Optical analysis

Australian scientists have developed a system that can identify the causes of noise in the optical cables that form the backbone of the internet.

The system that the engineers at NICTA, Australia’s Information and Communications Technology (ICT) Research Centre of Excellence, have invented, will, for a few thousand dollars, do a job that today would cost over $100,000 and would require multiple types of test equipment.

It will allow phone companies to confidently increase the speed ratings on long haul optical fibres from 10 gigabits per second to 40 gigabits per second or more without losing data in the noise in line.

The six most common sources of signal impairments in fibre optical cable are caused by optical amplifier noise, too much dispersion as the laser beam travels down the fibre, a fibre that’s not quite symmetric – leading to more dispersion of the signal, power levels that are too high, interference from adjacent channels and unwanted reflections.

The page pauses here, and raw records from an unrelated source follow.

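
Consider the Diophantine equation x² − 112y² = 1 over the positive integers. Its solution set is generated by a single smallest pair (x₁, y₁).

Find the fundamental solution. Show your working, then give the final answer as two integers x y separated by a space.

127 12

[10; 1,1,2,1,1,20] for √112; ℓ=6 ⇒ convergent index 5
k=0  a_k=10  p_k/q_k = 10/1
k=1  a_k=1  p_k/q_k = 11/1
…
k=3  a_k=2  p_k/q_k = 53/5
k=4  a_k=1  p_k/q_k = 74/7
k=5  a_k=1  p_k/q_k = 127/12
(x₁, y₁) = (127, 12);  127² − 112·12² = 1 ✓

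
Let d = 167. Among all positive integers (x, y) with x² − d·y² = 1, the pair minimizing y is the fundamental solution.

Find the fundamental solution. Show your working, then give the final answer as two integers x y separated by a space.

168 13

d=167: √d = [12; 1,11,1,24] (ℓ=4, even), read p_3/q_3
a_0=12:  p_0=12·1+0=12,  q_0=12·0+1=1
a_1=1:  p_1=1·12+1=13,  q_1=1·1+0=1
a_2=11:  p_2=11·13+12=155,  q_2=11·1+1=12
a_3=1:  p_3=1·155+13=168,  q_3=1·12+1=13
fundamental: x₁=168, y₁=13  (since 28224 − 167·169 = 1)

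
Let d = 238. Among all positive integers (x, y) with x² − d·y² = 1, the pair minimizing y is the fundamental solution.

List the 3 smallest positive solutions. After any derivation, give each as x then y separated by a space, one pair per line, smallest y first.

√238 → a₀=15, period (2,2,1,14,1,2,2,30); ℓ=8 even so k=7
i=0: a=15 ⇒ p=15, q=1
i=1: a=2 ⇒ p=31, q=2
i=2: a=2 ⇒ p=77, q=5
i=3: a=1 ⇒ p=108, q=7
i=4: a=14 ⇒ p=1589, q=103
i=5: a=1 ⇒ p=1697, q=110
i=6: a=2 ⇒ p=4983, q=323
i=7: a=2 ⇒ p=11663, q=756
(x₁, y₁) = (11663, 756);  11663² − 238·756² = 1 ✓
(x_2, y_2) = (11663·11663 + 238·756·756, 11663·756 + 756·11663) = (272051137, 17634456)
(x_3, y_3) = (11663·272051137 + 238·756·17634456, 11663·17634456 + 756·272051137) = (6345864809999, 411341319900)

11663 756
272051137 17634456
6345864809999 411341319900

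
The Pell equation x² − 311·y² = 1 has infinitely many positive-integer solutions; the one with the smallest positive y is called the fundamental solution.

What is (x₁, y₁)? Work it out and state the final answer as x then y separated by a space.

16883880 957397

d=311: √d = [17; 1,1,1,2,1,…,1,1,34] (ℓ=16, even), read p_15/q_15
k=0  a_k=17  p_k/q_k = 17/1
…
k=2  a_k=1  p_k/q_k = 35/2
k=3  a_k=1  p_k/q_k = 53/3
…
k=9  a_k=3  p_k/q_k = 217583/12338
…
k=11  a_k=1  p_k/q_k = 1594239/90401
…
k=14  a_k=1  p_k/q_k = 10724507/608131
k=15  a_k=1  p_k/q_k = 16883880/957397
→ (16883880, 957397).  Check: 16883880²=285065403854400, 311·957397²=285065403854399, difference 1.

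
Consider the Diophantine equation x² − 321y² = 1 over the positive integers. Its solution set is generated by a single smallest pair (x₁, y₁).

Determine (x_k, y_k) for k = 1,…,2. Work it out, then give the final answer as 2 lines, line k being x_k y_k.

[17; 1,10,1,34] for √321; ℓ=4 ⇒ convergent index 3
i=0: a=17 ⇒ p=17, q=1
…
i=2: a=10 ⇒ p=197, q=11
i=3: a=1 ⇒ p=215, q=12
→ (215, 12).  Check: 215²=46225, 321·12²=46224, difference 1.
k=2:  x_2 = 215·215+321·12·12 = 92449,  y_2 = 215·12+12·215 = 5160

215 12
92449 5160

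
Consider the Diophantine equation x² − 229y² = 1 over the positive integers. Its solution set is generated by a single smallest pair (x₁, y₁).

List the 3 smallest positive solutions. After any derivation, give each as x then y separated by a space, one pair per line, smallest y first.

√229 → a₀=15, period (7,1,1,7,30); ℓ=5 odd so k=9
i=0: a=15 ⇒ p=15, q=1
i=1: a=7 ⇒ p=106, q=7
i=2: a=1 ⇒ p=121, q=8
i=3: a=1 ⇒ p=227, q=15
…
i=5: a=30 ⇒ p=51527, q=3405
…
i=8: a=1 ⇒ p=776325, q=51301
i=9: a=7 ⇒ p=5848201, q=386460
fundamental: x₁=5848201, y₁=386460  (since 34201454936401 − 229·149351331600 = 1)
n=2: (5848201,386460)∘(5848201,386460) = (5848201·5848201+229·386460·386460, 5848201·386460+386460·5848201) = (68402909872801,4520191516920)
n=3: (68402909872801,4520191516920)∘(5848201,386460) = (5848201·68402909872801+229·386460·4520191516920, 5848201·4520191516920+386460·68402909872801) = (800067931842043513801,52869977098885735380)

5848201 386460
68402909872801 4520191516920
800067931842043513801 52869977098885735380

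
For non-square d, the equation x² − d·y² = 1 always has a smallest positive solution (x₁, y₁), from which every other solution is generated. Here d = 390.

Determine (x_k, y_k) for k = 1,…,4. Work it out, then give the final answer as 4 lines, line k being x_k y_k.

79 4
12481 632
1971919 99852
311550721 15775984

√390 → a₀=19, period (1,2,1,38); ℓ=4 even so k=3
k=0  a_k=19  p_k/q_k = 19/1
…
k=2  a_k=2  p_k/q_k = 59/3
k=3  a_k=1  p_k/q_k = 79/4
→ (79, 4).  Check: 79²=6241, 390·4²=6240, difference 1.
(x_2, y_2) = (79·79 + 390·4·4, 79·4 + 4·79) = (12481, 632)
(x_3, y_3) = (79·12481 + 390·4·632, 79·632 + 4·12481) = (1971919, 99852)
(x_4, y_4) = (79·1971919 + 390·4·99852, 79·99852 + 4·1971919) = (311550721, 15775984)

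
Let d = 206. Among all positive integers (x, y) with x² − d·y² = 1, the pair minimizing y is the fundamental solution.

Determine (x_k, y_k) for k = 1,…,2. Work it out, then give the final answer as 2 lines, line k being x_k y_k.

59535 4148
7088832449 493902360

[14; 2,1,5,14,5,1,2,28] for √206; ℓ=8 ⇒ convergent index 7
step 0: (14, 1)  from 14·(1,0) + (0,1)
…
step 2: (43, 3)  from 1·(29,2) + (14,1)
step 3: (244, 17)  from 5·(43,3) + (29,2)
step 4: (3459, 241)  from 14·(244,17) + (43,3)
step 5: (17539, 1222)  from 5·(3459,241) + (244,17)
step 6: (20998, 1463)  from 1·(17539,1222) + (3459,241)
step 7: (59535, 4148)  from 2·(20998,1463) + (17539,1222)
(x₁, y₁) = (59535, 4148);  59535² − 206·4148² = 1 ✓
k=2:  x_2 = 59535·59535+206·4148·4148 = 7088832449,  y_2 = 59535·4148+4148·59535 = 493902360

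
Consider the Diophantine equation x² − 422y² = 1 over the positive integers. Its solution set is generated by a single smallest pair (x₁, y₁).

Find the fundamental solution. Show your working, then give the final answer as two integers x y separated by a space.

√422 = [20; 1,1,5,2,1,…,1,1,40, …], period ℓ=14 (even) → k=13
i=0: a=20 ⇒ p=20, q=1
…
i=4: a=2 ⇒ p=493, q=24
i=5: a=1 ⇒ p=719, q=35
…
i=7: a=20 ⇒ p=53719, q=2615
…
i=12: a=1 ⇒ p=3810680, q=185501
i=13: a=1 ⇒ p=7022501, q=341850
fundamental: x₁=7022501, y₁=341850  (since 49315520295001 − 422·116861422500 = 1)

7022501 341850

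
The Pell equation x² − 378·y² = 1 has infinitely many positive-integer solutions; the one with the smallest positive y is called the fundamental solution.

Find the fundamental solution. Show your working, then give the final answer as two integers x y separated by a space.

8749 450

√378 = [19; 2,3,1,4,1,3,2,38, …], period ℓ=8 (even) → k=7
a_0=19:  p_0=19·1+0=19,  q_0=19·0+1=1
…
a_4=4:  p_4=4·175+136=836,  q_4=4·9+7=43
a_5=1:  p_5=1·836+175=1011,  q_5=1·43+9=52
a_6=3:  p_6=3·1011+836=3869,  q_6=3·52+43=199
a_7=2:  p_7=2·3869+1011=8749,  q_7=2·199+52=450
→ (8749, 450).  Check: 8749²=76545001, 378·450²=76545000, difference 1.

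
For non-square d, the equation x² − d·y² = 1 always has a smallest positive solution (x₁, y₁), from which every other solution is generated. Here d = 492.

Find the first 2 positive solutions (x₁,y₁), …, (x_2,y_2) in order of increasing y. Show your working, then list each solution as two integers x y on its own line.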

‘The current tools available in the market only count the errors in the data, telling the operator a problem exists but not what that problem is, where the problem is or what caused it,’  said NICTA principal researcher Trevor Anderson, who is based at NICTA’s Victoria Research Laboratory and directs the Managing and Monitoring the Internet (MAMI) Project.

‘Our device can already identify the top four sources of noise and we expect to be able to do all six,’ he said.

Anderson anticipates the device will be ready for market in 12 months. In the long-term, the researchers hope that it will be small enough and cheap enough to be embedded throughout long haul networks.

Patents have been lodged for the technology and telecommunications companies are said to be lining up to discuss the potential.

This is a second major win for the NICTA team. Another device – an optical signal-to-noise ratio (OSNR) monitor – has already been licensed to an industry partner, Optium. It can distinguish and measure the impairment caused by optical amplifier noise, improving the ability to manage the network.

‘We expect the information provided by the monitor could save telecommunications carriers the time and expense that is currently required to deploy a truck and technicians to fix a problem on a network and to provision new services,’ Anderson said.